Time after time, we vote the bums out. Time after time, new bums arrive to take their place. And legislative session after legislative session, these two parties erect new barriers to entry that make it harder and harder to remove incumbents from office. This is no different from the protectionist behavior observed in any other economic monopoly, except this particular monopoly is protected by armed federal agents in more than 70 agencies.

And here’s the real kicker. They’re using our money to do it. Every dollar we donate to the DNC or the RNC or the national candidates makes the institution of central control stronger. All warfare is economic. All government is economic. And when we send our economic resources to Washington, no matter which party, we’re economically weakening our own community and strengthening the central controllers.

“Flyover country” struggles while six of the nation’s ten richest counties pop up in the area surrounding Washington, DC. What makes this possible? Your money. Not just your tax money, but the financial contributions that you send there in the futile hope that one or the other of these parties will, at long last, defend you.

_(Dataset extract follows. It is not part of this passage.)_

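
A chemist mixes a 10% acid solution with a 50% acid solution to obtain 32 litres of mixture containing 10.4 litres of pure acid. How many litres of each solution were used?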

This strategy is not working and it never will. As Joshua observed, in the 1983 movie, War Games, the only winning move is not to play.

What is the solution? Nullification and state level resistance – of course. If you’re reading here, you already know this. This was the American solution to British tyranny in the 1760s, 70s and 80s. It was the Northern solution to nationalized support for slavery in the 1820s through 1850s and it is the solution to today’s abuses.

Here, though, is another important aspect of that resistance. It’s an economic contest, so deny them the economic resources that they depend upon. They have proved themselves incapable of solving problems and unworthy of trust. So forget about them. They do not exist. Both parties. Take any money that you have been giving to national parties or national candidates and keep it in your state and your community. Stop funding your own exploitation. For lack of a better term, it’s financial nullification.

If you want to make political donations, then donate to local or state level candidates – in any party – who see the national parties in Washington as the adversaries that they truly are. Defense is impossible in Washington, so find your defenders in your state and in your community.

First rule of holes: When you are in one, stop digging.

If enough of us learn this lesson, it will make a difference. A big one. So here is my pledge. From this day forward, I will not give one cent to any national party. I will not give one cent to any national candidate. I will not give one cent to any organization who donates to the national parties. And I will not give one red cent to any think-tank or advocacy group who’s pushing for another turn on the gerbil wheel by promoting Washington solutions to Washington problems.

The only winning move is not to play. That’s my move. Check.